History has left us a contradictory picture of Oregon Jack. On the one hand, Dowling and Gavin were known to be responsible farmers, and good friends to the aristocratic Cornwall brothers, their neighbours to the north at Ashcroft. The Cornwalls spoke well of both men, and invited them to Christmas dinners, which carried considerable weight, for the Cornwalls were English gentlemen, educated at Cambridge University, who did not need to tolerate undesirable people in their home. And while it was agreed that things could get a tad wild at Jack’s roadhouse—Henry Cornwall noted that “Oregon Jack gave a dance, at which everybody got very drunk, I believe!”—it was generally felt that the host was as hospitable and friendly as most travellers could wish. The Cornwalls themselves were known to visit; on January 15, 1865 Henry Cornwall wrote in his diary “[D]rove over to Oregon Jack’s for dinner and back again the same night – got home about 1:00 am… we were feasted in great style having a really fine dinner with excellent pastry and egg nog afterwards.”
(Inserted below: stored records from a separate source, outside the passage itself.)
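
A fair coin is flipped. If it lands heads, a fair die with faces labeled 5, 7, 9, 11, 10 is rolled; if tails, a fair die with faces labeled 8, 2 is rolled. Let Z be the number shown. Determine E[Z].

67/10

E[Z | heads] = (5+7+9+11+10)/5 = 42/5.
E[Z | tails] = (8+2)/2 = 5.
By the law of total expectation,
E[Z] = (1/2)·(42/5) + (1/2)·(5) = 67/10.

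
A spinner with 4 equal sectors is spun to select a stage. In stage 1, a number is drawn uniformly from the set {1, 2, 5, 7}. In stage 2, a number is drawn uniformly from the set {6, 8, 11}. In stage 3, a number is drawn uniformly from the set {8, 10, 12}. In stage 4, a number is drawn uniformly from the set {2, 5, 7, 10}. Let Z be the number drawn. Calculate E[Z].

E[Z | stage 1] = (1+2+5+7)/4 = 15/4.
E[Z | stage 2] = (6+8+11)/3 = 25/3.
E[Z | stage 3] = (8+10+12)/3 = 10.
E[Z | stage 4] = (2+5+7+10)/4 = 6.
E[Z] = (1/4)·(15/4) + (1/4)·(25/3) + (1/4)·(10) + (1/4)·(6) = 337/48.

337/48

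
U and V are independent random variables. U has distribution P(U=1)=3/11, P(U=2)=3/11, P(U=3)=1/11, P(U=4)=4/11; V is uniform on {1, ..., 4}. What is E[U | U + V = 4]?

P(U + V = 4) = 7/44.
Summing U·P(x,y) over outcomes with U + V = 4 gives 3/11.
E[U | U + V = 4] = (3/11) / (7/44) = 12/7.

12/7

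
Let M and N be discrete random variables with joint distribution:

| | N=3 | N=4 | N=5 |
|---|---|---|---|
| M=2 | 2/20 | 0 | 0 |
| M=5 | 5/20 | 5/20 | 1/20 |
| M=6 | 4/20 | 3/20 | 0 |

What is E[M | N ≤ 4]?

96/19

P(N ≤ 4) = 19/20.
Σ M·P over the event = 2·(2/20) + 5·(5/20) + 5·(5/20) + 6·(4/20) + 6·(3/20) = 24/5.
E[M | N ≤ 4] = (24/5) / (19/20) = 96/19.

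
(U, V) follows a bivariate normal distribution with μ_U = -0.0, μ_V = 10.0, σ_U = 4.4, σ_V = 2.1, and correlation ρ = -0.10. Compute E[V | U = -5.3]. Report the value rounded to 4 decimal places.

10.2530

E[V | U=x] = μ_V + ρ(σ_V/σ_U)(x − μ_U) for jointly normal variables.
E[V | U=-5.3] = 10.0 + (-0.10)·(2.1/4.4)·(-5.3 − (-0.0)) = 10.0 + (-0.047727)·(-5.3) = 10.2530.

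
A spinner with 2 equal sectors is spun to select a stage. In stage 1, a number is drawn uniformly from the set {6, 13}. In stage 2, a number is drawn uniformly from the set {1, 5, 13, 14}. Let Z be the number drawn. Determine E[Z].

71/8

E[Z | stage 1] = (6+13)/2 = 19/2.
E[Z | stage 2] = (1+5+13+14)/4 = 33/4.
By the law of total expectation,
E[Z] = (1/2)·(19/2) + (1/2)·(33/4) = 71/8.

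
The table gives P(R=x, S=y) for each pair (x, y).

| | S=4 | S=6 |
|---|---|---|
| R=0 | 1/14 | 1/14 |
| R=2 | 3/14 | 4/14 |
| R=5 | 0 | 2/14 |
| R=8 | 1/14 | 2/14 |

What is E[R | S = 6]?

P(S = 6) = 9/14.
Σ R·P over the event = 0·(1/14) + 2·(4/14) + 5·(2/14) + 8·(2/14) = 17/7.
E[R | S = 6] = (17/7) / (9/14) = 34/9.

34/9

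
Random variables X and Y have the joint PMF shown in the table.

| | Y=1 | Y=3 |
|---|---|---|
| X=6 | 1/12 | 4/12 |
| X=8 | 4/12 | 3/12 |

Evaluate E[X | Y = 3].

48/7

P(Y = 3) = 7/12.
Σ X·P over the event = 6·(4/12) + 8·(3/12) = 4.
E[X | Y = 3] = (4) / (7/12) = 48/7.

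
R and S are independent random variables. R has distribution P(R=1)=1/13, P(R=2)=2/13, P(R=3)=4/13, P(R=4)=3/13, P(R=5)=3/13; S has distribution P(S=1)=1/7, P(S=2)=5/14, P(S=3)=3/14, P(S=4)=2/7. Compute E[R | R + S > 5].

P(R + S > 5) = 57/91.
Summing R·P(x,y) over outcomes with R + S > 5 gives 227/91.
E[R | R + S > 5] = (227/91) / (57/91) = 227/57.

227/57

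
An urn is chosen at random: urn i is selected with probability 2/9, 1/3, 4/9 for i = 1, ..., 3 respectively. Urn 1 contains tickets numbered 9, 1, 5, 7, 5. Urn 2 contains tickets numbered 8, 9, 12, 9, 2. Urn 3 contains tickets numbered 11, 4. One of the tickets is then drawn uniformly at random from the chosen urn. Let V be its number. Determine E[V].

E[V | urn 1] = (9+1+5+7+5)/5 = 27/5.
E[V | urn 2] = (8+9+12+9+2)/5 = 8.
E[V | urn 3] = (11+4)/2 = 15/2.
E[V] = (2/9)·(27/5) + (1/3)·(8) + (4/9)·(15/2) = 36/5.

36/5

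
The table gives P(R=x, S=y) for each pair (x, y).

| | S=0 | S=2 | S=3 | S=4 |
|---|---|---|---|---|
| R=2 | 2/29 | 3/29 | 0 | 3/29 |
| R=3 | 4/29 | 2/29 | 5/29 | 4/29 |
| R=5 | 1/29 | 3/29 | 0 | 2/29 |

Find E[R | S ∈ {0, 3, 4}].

64/21

P(S ∈ {0, 3, 4}) = 21/29.
Σ R·P over the event = 2·(2/29) + 2·(3/29) + 3·(4/29) + 3·(5/29) + 3·(4/29) + 5·(1/29) + 5·(2/29) = 64/29.
E[R | S ∈ {0, 3, 4}] = (64/29) / (21/29) = 64/21.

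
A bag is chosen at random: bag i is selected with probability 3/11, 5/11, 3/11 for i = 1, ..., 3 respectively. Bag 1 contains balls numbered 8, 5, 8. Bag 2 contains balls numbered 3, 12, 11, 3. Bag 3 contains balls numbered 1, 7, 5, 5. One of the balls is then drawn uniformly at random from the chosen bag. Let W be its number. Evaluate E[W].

E[W | bag 1] = (8+5+8)/3 = 7.
E[W | bag 2] = (3+12+11+3)/4 = 29/4.
E[W | bag 3] = (1+7+5+5)/4 = 9/2.
E[W] = (3/11)·(7) + (5/11)·(29/4) + (3/11)·(9/2) = 283/44.

283/44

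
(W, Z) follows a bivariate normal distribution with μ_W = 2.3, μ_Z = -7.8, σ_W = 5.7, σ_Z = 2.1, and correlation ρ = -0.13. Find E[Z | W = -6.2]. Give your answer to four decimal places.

-7.3929

For a bivariate normal, E[Z | W=x] = μ_Z + ρ·(σ_Z/σ_W)·(x − μ_W).
E[Z | W=-6.2] = -7.8 + (-0.13)·(2.1/5.7)·(-6.2 − (2.3)) = -7.8 + (-0.047895)·(-8.5) = -7.3929.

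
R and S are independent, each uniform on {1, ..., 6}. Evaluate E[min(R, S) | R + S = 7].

2

Outcomes with R + S = 7: (1,6), (2,5), (3,4), (4,3), (5,2), (6,1), each with probability 1/36.
E[min(R, S) | R + S = 7] = (1 + 2 + 3 + 3 + 2 + 1) / 6 = 2.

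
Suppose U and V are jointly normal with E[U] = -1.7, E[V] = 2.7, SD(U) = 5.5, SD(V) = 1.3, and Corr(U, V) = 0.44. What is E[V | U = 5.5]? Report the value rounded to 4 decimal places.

3.4488

E[V | U=x] = μ_V + ρ(σ_V/σ_U)(x − μ_U) for jointly normal variables.
E[V | U=5.5] = 2.7 + (0.44)·(1.3/5.5)·(5.5 − (-1.7)) = 2.7 + (0.104)·(7.2) = 3.4488.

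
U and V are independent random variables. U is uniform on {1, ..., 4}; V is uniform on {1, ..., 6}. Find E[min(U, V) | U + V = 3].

Outcomes with U + V = 3: (1,2), (2,1), each with probability 1/24.
E[min(U, V) | U + V = 3] = (1 + 1) / 2 = 1.

1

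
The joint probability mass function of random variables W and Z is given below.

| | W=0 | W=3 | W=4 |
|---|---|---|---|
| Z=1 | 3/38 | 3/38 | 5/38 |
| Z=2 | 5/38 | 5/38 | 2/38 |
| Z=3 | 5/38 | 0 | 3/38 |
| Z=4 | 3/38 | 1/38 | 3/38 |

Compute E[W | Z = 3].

P(Z = 3) = 4/19.
Σ W·P over the event = 0·(5/38) + 4·(3/38) = 6/19.
E[W | Z = 3] = (6/19) / (4/19) = 3/2.

3/2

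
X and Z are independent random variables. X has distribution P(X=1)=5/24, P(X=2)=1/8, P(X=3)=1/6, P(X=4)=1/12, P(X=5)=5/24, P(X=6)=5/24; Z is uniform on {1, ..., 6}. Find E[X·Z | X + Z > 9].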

On the other hand, not everyone shared this charitable view of Oregon Jack. One guest described him as a vile-looking man, with a red face, bald head, and bowed legs, with the red face attributed to the fact that Jack had not, during his years in the area, drawn one sober breath. And the Indians of the Oregon Jack band (Dowling had given his name to a valley in the region, and thence to the natives who lived there for some of the year) were constantly having run-ins with him. His land near the Thompson adjoined Oregon Jack reserve land, and Dowling seemed to go out of his way to antagonize the reserve’s inhabitants; so much so that in 1882 the government Indian Agent for the region advised that someone should have a word with Dowling over his misuse of water rights, which was affecting the Oregon Jack Indians.

Both Dowling and Gavin died in the 1890s, and their property became part of the Basque Ranch. No traces of their roadhouse, or the one at Basque, remain.